Publié le 23 mai 2017

L’endiguement du fleuve avec des levées est un phénomène caractéristique du Val de Loire. Les 506 kilomètres de digues qui bordent aujourd’hui la Loire moyenne ont une origine très ancienne.

Surélever des habitats ou protéger quelques arpents de culture des crues les plus fréquentes est une pratique courante et ancienne des habitants du Val de Loire, qui remonte au haut Moyen-Age et parfois jusqu’à l’Antiquité. 

Les ouvrages employés à cet effet sont alors de petites digues discontinues, placées aux points d’irruption des courants de débordement : des turcies. Dans certaines parties, la Loire est alors bordée de loin en loin par des emplacements naturellement ou artificiellement surélevés. Ces aménagements primitifs échappent souvent à toute entreprise de datation. Des grandes digues médiévales se superposeront donc à ces turcies moins élevées et beaucoup plus anciennes. 

C’est au XIIème siècle que s’engage une première opération à grande échelle même si, sous le règne de Louis le Pieux en 821, un document fait mention de ce type d’aménagement. 

En 1152, la décision est donc prise de construire la grande levée d’Anjou, le premier ouvrage systématique sur la Loire. 
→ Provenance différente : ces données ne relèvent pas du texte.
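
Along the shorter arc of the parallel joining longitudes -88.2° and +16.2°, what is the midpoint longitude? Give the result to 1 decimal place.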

A la demande de l’abbaye de Saint-Florent de Saumur, Henri II autorise en effet l’établissement d’une levée de protection des terres cultivables sur 45km, de Saint Patrice à Saint Martin de la Place. 

Par ailleurs, vers 1160, la charte d’Henri II Plantagenêt atteste de l’existence d’un système de digues sur les bords de la Loire et d’une politique de peuplement. Il introduit dans la vallée des hôtes tenus d’habiter sur les levées elles-mêmes. Ces derniers se trouvent ainsi dans une situation où ils ne pourront que bâtir une digue assez large pour porter des maisons, et suffisamment haute et puissante pour contenir des crues.